‘EEN SIMPEL ADVIES: NEEM JE TELEFOON NOOIT MEE DE BADKAMER IN’

Wat gebeurt er met je gestolen smartphone? De Nederlandse filmmaker Anthony van der Meer installeerde spyware op zijn toestel, volgde een telefoondief en stond versteld van wat hij te weten kwam: ‘We hebben allemaal een toestel in onze broekzak zitten waarmee onze handel en wandel perfect kan worden gevolgd.’

Toen zijn smartphone werd gestolen en de politie hem niet verder kon helpen, wist Anthony van der Meer (23) wat zijn afstudeerproject aan de kunstacademie zou worden: een film over het tweede leven van een gestolen telefoon. Hij liet zijn nieuwe toestel bewust stelen en hield de dief via een spionageapp dagenlang in de gaten. Hij filmde de man, maakte foto’s van hem, luisterde zijn gesprekken af en volgde zijn ontmoetingen. Inmiddels is Van der Meers film Find My Phone al door meer dan 6 miljoen mensen over de hele wereld bekeken.

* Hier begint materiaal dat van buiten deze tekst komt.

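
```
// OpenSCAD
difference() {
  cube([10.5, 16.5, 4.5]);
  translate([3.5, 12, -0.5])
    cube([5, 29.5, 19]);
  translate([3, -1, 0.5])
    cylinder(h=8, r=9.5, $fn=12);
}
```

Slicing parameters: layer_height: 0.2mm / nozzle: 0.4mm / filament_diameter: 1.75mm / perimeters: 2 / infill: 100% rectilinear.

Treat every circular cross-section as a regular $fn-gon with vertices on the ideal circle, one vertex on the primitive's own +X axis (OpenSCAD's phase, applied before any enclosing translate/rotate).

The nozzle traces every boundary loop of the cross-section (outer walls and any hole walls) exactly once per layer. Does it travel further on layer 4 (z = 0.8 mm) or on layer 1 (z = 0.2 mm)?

Layer 4 (z = 0.8): the 10.5×16.5 cube contributes its full rectangle (perimeter 54.00 mm); the cube at (3.5, 12) (footprint 5×29.5) is included at this height (perimeter 69.00 mm); the r=9.5 cylinder at (3, -1) gives a regular 12-gon of circumradius 9.5 (constant along its height) (perimeter = 2·12·9.500·sin(180°/12) = 59.01 mm); Taking the first minus the rest: starting from the 10.5×16.5 cube, the 5×29.5 cube at (3.5, 12) partially overlaps it — only the 22.50 mm² overlap (of its 147.50 mm²) is removed, clipping the outline; the r=9.5 cylinder at (3, -1) partially overlaps it — only the 77.74 mm² overlap (of its 270.75 mm²) is removed, clipping the outline — boundary = 52.24 mm. So its perimeter = 52.24 mm. Layer 1 (z = 0.2): the cube (footprint 10.5×16.5) is included at this height (perimeter 54.00 mm); the 5×29.5 cube at (3.5, 12) contributes its full rectangle (perimeter 69.00 mm); the cylinder at (3, -1) is absent (z outside [0.5, 8.5]); Subtracting the remaining from the first: starting from the 10.5×16.5 cube, the 5×29.5 cube at (3.5, 12) partially overlaps it — only the 22.50 mm² overlap (of its 147.50 mm²) is removed, clipping the outline — boundary = 63.00 mm. So its perimeter = 63.00 mm. Layer 1 is larger (63.00 vs 52.24 mm).

layer 1 (z = 0.2 mm)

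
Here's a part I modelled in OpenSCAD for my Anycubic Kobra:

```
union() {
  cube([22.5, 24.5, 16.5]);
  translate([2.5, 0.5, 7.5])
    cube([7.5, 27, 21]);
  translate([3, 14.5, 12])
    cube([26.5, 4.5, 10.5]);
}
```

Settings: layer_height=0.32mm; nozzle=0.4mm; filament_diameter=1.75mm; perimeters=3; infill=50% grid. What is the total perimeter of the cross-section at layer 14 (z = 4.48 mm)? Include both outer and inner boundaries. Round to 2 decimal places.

94.00 mm

At z = 4.48 mm: the cube (footprint 22.5×24.5) is included at this height (perimeter 94.00 mm); the cube at (2.5, 0.5) is absent (z outside [7.5, 28.5]); the cube at (3, 14.5) is not intersected at this z (z outside [12, 22.5]); Merging all regions: only the 22.5×24.5 cube is present, so the union is just that shape — boundary = 94.00 mm. Overall, the cross-section is a single solid region. Total boundary length (outer) = 94.00 mm.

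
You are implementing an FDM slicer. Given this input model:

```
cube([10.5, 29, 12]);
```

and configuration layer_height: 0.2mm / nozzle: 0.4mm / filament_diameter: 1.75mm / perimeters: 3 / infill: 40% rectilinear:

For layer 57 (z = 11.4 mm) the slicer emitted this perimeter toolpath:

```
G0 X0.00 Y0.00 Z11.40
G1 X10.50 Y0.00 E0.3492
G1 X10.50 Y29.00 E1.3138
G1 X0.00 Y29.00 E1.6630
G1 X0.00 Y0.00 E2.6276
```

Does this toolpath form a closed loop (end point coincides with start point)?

yes

Start point (G0): (0.00, 0.00). End point (last G1): the path returns to the start — closed.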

‘Ik was verbaasd dat bijna niemand besefte dat we zo makkelijk te bespioneren zijn via onze telefoon’, zegt de pas afgestudeerde filmmaker. ‘We hebben allemaal een toestel in onze broekzak zitten waarmee onze handel en wandel perfect gevolgd kan worden. Door je partner, je baas, collega, of door de overheid. En het gaat heel makkelijk. Je hoeft geen hacker te zijn om iemands telefoon te kunnen infiltreren.’

Zijn eerste smartphone werd hem op een sluwe manier afhandig gemaakt. Het ging om een professionele diefstal. Het wekte Van der Meers nieuwsgierigheid op. Waar zou het toestel terechtkomen? De politie vertelde dat het vaak om de onderdelen ging. Die worden apart verkocht, dikwijls in het buitenland. Met het gevolg dat je je telefoon niet meer kunt opsporen. ‘Ik zat aan een tafel in Amsterdam toen er een jong meisje naar me toe kwam. Ze keek paniekerig en liet een papiertje zien met wat gekrabbel. Terwijl ik probeerde te lezen wat erop stond en dus afgeleid was, nam ze mijn iPhone. Ik was net aantekeningen aan het maken, het toestel stond open, je had geen code nodig. Op dat moment besefte ik hoe ontzettend veel info er allemaal op stond: mijn e-mails, WhatsApp-gesprekken, foto’s, berichtjes… Eigenlijk verloopt zowat alle communicatie via je telefoon. Ik realiseerde me ineens hoeveel de dievegge over mij te weten kon komen. Ze zou bijna een compleet beeld van me kunnen krijgen. Later begreep ik dat het meisje deel uitmaakte van een professionele pickpocketbende.’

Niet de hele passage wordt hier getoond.